Taiwanese government networks experienced a daily average of 2.4 million cyber-attacks in 2024, most of which were attributed to Chinese state-backed hackers.
This represents double the daily average from 2023 which saw 1.2 million daily attacks targeting government networks, Taiwan’s National Security Bureau said in a new report.
“Although many of those attacks have been effectively detected and blocked, the growing numbers of attacks pinpoint the increasingly severe nature of China’s hacking activities,” the Bureau warned.
The report also highlighted a substantial rise in People’s Republic of China (PRC) cyber-attacks targeting critical industries in Taiwan. This includes telecommunications (650% increase), transportation (70%) and defense supply chain (57%).
Security researchers have also observed significant Chinese cyber activity in Taiwan over recent years amid rising geopolitical tensions around the Island territory’s self-governing status.
Read now: US Treasury Computers Accessed by China in Supply Chain Attack
How Chinese Hackers Target Taiwan
The report highlighted a range of techniques employed by PRC hackers and noted that attacks against Taiwanese government agencies are typically designed to steal confidential data.
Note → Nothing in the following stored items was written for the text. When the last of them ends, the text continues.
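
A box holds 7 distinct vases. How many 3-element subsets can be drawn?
C(7,3) = 7!/(3!×4!) = 35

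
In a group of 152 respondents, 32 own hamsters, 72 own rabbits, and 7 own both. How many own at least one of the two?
|A∪B| = |A| + |B| - |A∩B| = 32 + 72 - 7 = 97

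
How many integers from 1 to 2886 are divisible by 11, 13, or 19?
⌊2886/11⌋+⌊2886/13⌋+⌊2886/19⌋ - ⌊2886/143⌋-⌊2886/209⌋-⌊2886/247⌋ + ⌊2886/2717⌋ = 262+222+151 - 20-13-11 + 1 = 592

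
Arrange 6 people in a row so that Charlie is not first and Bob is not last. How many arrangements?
By inclusion-exclusion: 6! - 2×(6-1)! + (6-2)! = 720 - 240 + 24 = 504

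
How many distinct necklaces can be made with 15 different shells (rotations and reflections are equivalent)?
(15-1)!/2 = 87178291200/2 = 43589145600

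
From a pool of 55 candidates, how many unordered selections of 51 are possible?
C(55,51) = 55!/(51!×4!) = 341055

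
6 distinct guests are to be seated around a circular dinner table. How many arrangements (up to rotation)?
Circular: fix one position, arrange the rest. (6-1)! = 120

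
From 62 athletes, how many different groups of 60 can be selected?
C(62,60) = 62!/(60!×2!) = 1891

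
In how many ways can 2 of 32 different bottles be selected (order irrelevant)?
C(32,2) = 32!/(2!×30!) = 496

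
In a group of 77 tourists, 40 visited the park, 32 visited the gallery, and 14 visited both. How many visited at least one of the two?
|A∪B| = |A| + |B| - |A∩B| = 40 + 32 - 14 = 58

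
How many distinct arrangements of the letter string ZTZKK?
5! / (2! × 2! × 1!) = 30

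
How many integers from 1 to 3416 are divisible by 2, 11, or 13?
⌊3416/2⌋+⌊3416/11⌋+⌊3416/13⌋ - ⌊3416/22⌋-⌊3416/26⌋-⌊3416/143⌋ + ⌊3416/286⌋ = 1708+310+262 - 155-131-23 + 11 = 1982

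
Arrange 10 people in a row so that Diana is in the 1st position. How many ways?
Fix one position: (10-1)! = 362880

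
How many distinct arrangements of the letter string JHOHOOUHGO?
10! / (1! × 3! × 1! × 4! × 1!) = 25200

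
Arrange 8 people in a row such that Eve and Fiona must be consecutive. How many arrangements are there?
Treat the 2 as one block: (8-2+1)! × 2! = 5040 × 2 = 10080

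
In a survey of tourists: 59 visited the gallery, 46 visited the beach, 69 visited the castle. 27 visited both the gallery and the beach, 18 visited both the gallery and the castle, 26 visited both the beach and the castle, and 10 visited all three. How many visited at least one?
|A∪B∪C| = 59+46+69-27-18-26+10 = 113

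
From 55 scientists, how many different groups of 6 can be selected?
C(55,6) = 55!/(6!×49!) = 28989675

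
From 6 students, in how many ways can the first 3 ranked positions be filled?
P(6,3) = 6!/(6-3)! = 120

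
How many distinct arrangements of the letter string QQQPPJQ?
7! / (4! × 2! × 1!) = 105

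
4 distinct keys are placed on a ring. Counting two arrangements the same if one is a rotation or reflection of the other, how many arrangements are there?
(4-1)!/2 = 6/2 = 3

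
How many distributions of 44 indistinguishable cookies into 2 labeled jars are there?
C(44+2-1, 2-1) = C(45, 1) = 45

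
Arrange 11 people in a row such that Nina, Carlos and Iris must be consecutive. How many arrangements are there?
Treat the 3 as one block: (11-3+1)! × 3! = 362880 × 6 = 2177280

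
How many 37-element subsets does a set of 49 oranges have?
C(49,37) = 49!/(37!×12!) = 92263734836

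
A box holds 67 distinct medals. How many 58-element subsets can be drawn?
C(67,58) = 67!/(58!×9!) = 42757703560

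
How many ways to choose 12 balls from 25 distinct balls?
C(25,12) = 25!/(12!×13!) = 5200300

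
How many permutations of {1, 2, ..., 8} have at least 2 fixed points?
Exactly j fixed points: C(8,j)·!(8-j); sum over j ≥ 2 (derangement numbers via !m = (m-1)·(!(m-1) + !(m-2)): !0..!6 = 1, 0, 1, 2, 9, 44, 265). Σ_{j=2}^{8} C(8,j)·!(8-j) = C(8,2)·!6 + C(8,3)·!5 + C(8,4)·!4 + C(8,5)·!3 + C(8,6)·!2 + C(8,7)·!1 + C(8,8)·!0 = 28·265 + 56·44 + 70·9 + 56·2 + 28·1 + 8·0 + 1·1 = 10655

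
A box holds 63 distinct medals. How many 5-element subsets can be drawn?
C(63,5) = 63!/(5!×58!) = 7028847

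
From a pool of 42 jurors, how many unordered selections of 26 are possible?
C(42,26) = 42!/(26!×16!) = 166509721602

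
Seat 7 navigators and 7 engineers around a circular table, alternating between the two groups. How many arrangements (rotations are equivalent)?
Fix one of the navigators: (7-1)! ways for the remaining navigators, × 7! ways for the engineers = 720 × 5040 = 3628800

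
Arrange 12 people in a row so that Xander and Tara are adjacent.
Treat as block: (12-1)! × 2! = 39916800 × 2 = 79833600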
The Bureau said PRC hackers often exploit vulnerabilities in Netcom devices and utilize evasion techniques such as living-off-the-land.
Social engineering techniques have also been deployed which target the emails of Taiwanese civil servants for espionage purposes.
China uses a range of tactics to infiltrate and compromise Taiwan’s critical infrastructure systems, such as highways and ports, to disrupt the Island’s transportation and logistics.
Other cyber tactics include phishing attacks, compromise of zero day vulnerabilities and use of Trojans and backdoors.
Additionally, DDoS attacks are used to “harass” and “intimidate” Taiwan when carried out on the Island’s transportation and financial sectors while China conducts military drills in the area, the Bureau noted.
Other commonly observed Chinese attacks against Taiwanese targets include:
- Ransomware and other cybercrime techniques against manufacturing companies
- Theft of information about patented technologies developed by startups
- Stealing personal data of Taiwanese nationals and selling that information on the dark web
The Bureau said the hack and leak of Taiwanese citizens’ data helps generate profits and are also designed to undermine the credibility of the Taiwanese government.
“China has continued to intensify its cyber-attacks against Taiwan. By applying diverse hacking techniques, China has conducted reconnaissance, set cyber ambushes, and stolen data through hacking operations targeting Taiwan’s government, critical infrastructure and key private enterprises,” the Bureau wrote.
The report also highlighted the success of Taiwan’s joint security defense mechanism in ensuring that threat information is shared in real time among intelligence sources and government agencies.